Türkiye’de tüm kesimlerin mutsuz ve huzursuz olduğunu konuşmasında dile getiren Şahin, mutluluğu ve huzuru arayan Türkiye’de kardeşliğin, dürüst, ahlaklı, haysiyetli bir toplumun büyük bir özlem olduğunu söyledi.
25 Haziran seçimlerinde verilecek her oyun bir haysiyet oyu olduğunu dile getiren Suzan Şahin, “Sizin, bizim, partimizin, ülkemizin, vatanımızın haysiyeti için oy kullanacaksınız. Sadece oy vermeniz yetmiyor. Bu mücadele tek başına verilecek bir mücadele değil. İşçi, emekli, çiftçi, memur mutsuz. Her geçen gün biraz daha fakirleşiyoruz.

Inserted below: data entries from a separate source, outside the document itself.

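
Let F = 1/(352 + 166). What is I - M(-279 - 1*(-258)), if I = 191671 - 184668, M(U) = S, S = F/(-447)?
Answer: 1621516639/231546 ≈ 7003.0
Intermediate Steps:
F = 1/518 ≈ 0.0019305
S = -1/231546 (S = (1/518)/(-447) = (1/518)*(-1/447) = -1/231546 ≈ -4.3188e-6)
M(U) = -1/231546
I = 7003
I - M(-279 - 1*(-258)) = 7003 - 1*(-1/231546) = 7003 + 1/231546 = 1621516639/231546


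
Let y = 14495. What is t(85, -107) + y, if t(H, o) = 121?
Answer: 14616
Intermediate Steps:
t(85, -107) + y = 121 + 14495 = 14616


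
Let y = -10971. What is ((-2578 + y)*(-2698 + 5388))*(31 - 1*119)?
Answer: 3207319280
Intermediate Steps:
((-2578 + y)*(-2698 + 5388))*(31 - 1*119) = ((-2578 - 10971)*(-2698 + 5388))*(31 - 1*119) = (-13549*2690)*(31 - 119) = -36446810*(-88) = 3207319280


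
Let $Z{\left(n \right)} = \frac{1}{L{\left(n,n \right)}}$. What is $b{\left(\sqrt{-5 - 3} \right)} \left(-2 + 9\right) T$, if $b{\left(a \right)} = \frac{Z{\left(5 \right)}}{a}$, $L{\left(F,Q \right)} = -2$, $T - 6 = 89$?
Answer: $\frac{665 i \sqrt{2}}{8} \approx 117.56 i$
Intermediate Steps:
$T = 95$ ($T = 6 + 89 = 95$)
$Z{\left(n \right)} = - \frac{1}{2}$ ($Z{\left(n \right)} = \frac{1}{-2} = - \frac{1}{2}$)
$b{\left(a \right)} = - \frac{1}{2 a}$
$b{\left(\sqrt{-5 - 3} \right)} \left(-2 + 9\right) T = - \frac{1}{2 \sqrt{-5 - 3}} \left(-2 + 9\right) 95 = - \frac{1}{2 \sqrt{-8}} \cdot 7 \cdot 95 = - \frac{1}{2 \cdot 2 i \sqrt{2}} \cdot 7 \cdot 95 = - \frac{\left(- \frac{1}{4}\right) i \sqrt{2}}{2} \cdot 7 \cdot 95 = \frac{i \sqrt{2}}{8} \cdot 7 \cdot 95 = \frac{7 i \sqrt{2}}{8} \cdot 95 = \frac{665 i \sqrt{2}}{8}$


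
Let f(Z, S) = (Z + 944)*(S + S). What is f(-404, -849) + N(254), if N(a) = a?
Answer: -916666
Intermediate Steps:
f(Z, S) = 2*S*(944 + Z) (f(Z, S) = (944 + Z)*(2*S) = 2*S*(944 + Z))
f(-404, -849) + N(254) = 2*(-849)*(944 - 404) + 254 = 2*(-849)*540 + 254 = -916920 + 254 = -916666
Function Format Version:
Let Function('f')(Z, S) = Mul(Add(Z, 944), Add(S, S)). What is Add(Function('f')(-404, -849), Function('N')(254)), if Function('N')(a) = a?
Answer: -916666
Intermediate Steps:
Function('f')(Z, S) = Mul(2, S, Add(944, Z)) (Function('f')(Z, S) = Mul(Add(944, Z), Mul(2, S)) = Mul(2, S, Add(944, Z)))
Add(Function('f')(-404, -849), Function('N')(254)) = Add(Mul(2, -849, Add(944, -404)), 254) = Add(Mul(2, -849, 540), 254) = Add(-916920, 254) = -916666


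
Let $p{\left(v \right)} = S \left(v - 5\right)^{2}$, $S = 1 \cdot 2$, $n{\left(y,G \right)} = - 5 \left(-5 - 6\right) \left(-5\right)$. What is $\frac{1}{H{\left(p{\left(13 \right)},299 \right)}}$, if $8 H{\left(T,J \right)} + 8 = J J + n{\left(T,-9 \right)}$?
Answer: $\frac{4}{44559} \approx 8.9769 \cdot 10^{-5}$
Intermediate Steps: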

Bu seçime baskın seçim diyorlar ya, bu seçim mecbur seçim mecbur” dedi.
CHP aday tanıtım toplantısında dağıtılan Halkımıza çağrımızdır başlıklı bültende ise şu görüşler Kamu oyu ile paylaşıldı
“ Haziran ayının 24. günü Ülkemiz ve bölgemiz açısından hayati derecede önemli bir secim için sandık başına gidiyoruz.

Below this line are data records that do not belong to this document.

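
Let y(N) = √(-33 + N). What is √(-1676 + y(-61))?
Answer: √(-1676 + I*√94) ≈ 0.1184 + 40.939*I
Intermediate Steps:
√(-1676 + y(-61)) = √(-1676 + √(-33 - 61)) = √(-1676 + √(-94)) = √(-1676 + I*√94)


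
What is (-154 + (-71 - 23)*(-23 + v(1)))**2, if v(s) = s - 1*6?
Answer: 6140484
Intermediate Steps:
v(s) = -6 + s (v(s) = s - 6 = -6 + s)
(-154 + (-71 - 23)*(-23 + v(1)))**2 = (-154 + (-71 - 23)*(-23 + (-6 + 1)))**2 = (-154 - 94*(-23 - 5))**2 = (-154 - 94*(-28))**2 = (-154 + 2632)**2 = 2478**2 = 6140484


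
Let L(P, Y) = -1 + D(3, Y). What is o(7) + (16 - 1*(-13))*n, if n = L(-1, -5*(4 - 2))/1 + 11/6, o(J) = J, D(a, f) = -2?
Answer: -161/6 ≈ -26.833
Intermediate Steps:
L(P, Y) = -3 (L(P, Y) = -1 - 2 = -3)
n = -7/6 (n = -3/1 + 11/6 = -3*1 + 11*(1/6) = -3 + 11/6 = -7/6 ≈ -1.1667)
o(7) + (16 - 1*(-13))*n = 7 + (16 - 1*(-13))*(-7/6) = 7 + (16 + 13)*(-7/6) = 7 + 29*(-7/6) = 7 - 203/6 = -161/6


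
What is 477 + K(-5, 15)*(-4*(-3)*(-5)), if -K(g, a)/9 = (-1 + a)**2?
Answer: 106317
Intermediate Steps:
K(g, a) = -9*(-1 + a)**2
477 + K(-5, 15)*(-4*(-3)*(-5)) = 477 + (-9*(-1 + 15)**2)*(-4*(-3)*(-5)) = 477 + (-9*14**2)*(12*(-5)) = 477 - 9*196*(-60) = 477 - 1764*(-60) = 477 + 105840 = 106317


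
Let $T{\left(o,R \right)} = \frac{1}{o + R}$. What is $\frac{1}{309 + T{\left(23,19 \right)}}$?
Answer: $\frac{42}{12979} \approx 0.003236$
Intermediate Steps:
$T{\left(o,R \right)} = \frac{1}{R + o}$
$\frac{1}{309 + T{\left(23,19 \right)}} = \frac{1}{309 + \frac{1}{19 + 23}} = \frac{1}{309 + \frac{1}{42}} = \frac{1}{\frac{12979}{42}} = \frac{42}{12979}$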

Bu seçimde tarihimize tartışmalı “Nisan Referandum
u “ olarak giren “anayasa değişikliği ile iyice su yüzüne çıkan ve bir yıldır uygulamalarını büyük bir ibretle izlediğimiz “tek adam “ rejimi ile demokratik parlamenter sistemi arasında tercih yapacağız.
Değim Yerinde ise geleceğimizi oylayacağız
Aday olduğumuz Partimiz CHP başta olmak üzere ülkesini seven tüm demokrasi güçleri, aydınlar, siyasetçiler Yıllardır tek Adam rejiminin ne olduğunu anlatıyorlar.
Seçim kampanyası boyunca Hem cumhurbaşkanı adayımız hem de biz milletvekili adayları Tek Adam rejimini sizlere anlatıp çözümün ne olduğunu anlatacağız.
Biz bugün burada sizlere önce 16 yıllık AK Parti iktidarının ülkemizi getirdiği noktayı anlatarak başlamak istiyoruz.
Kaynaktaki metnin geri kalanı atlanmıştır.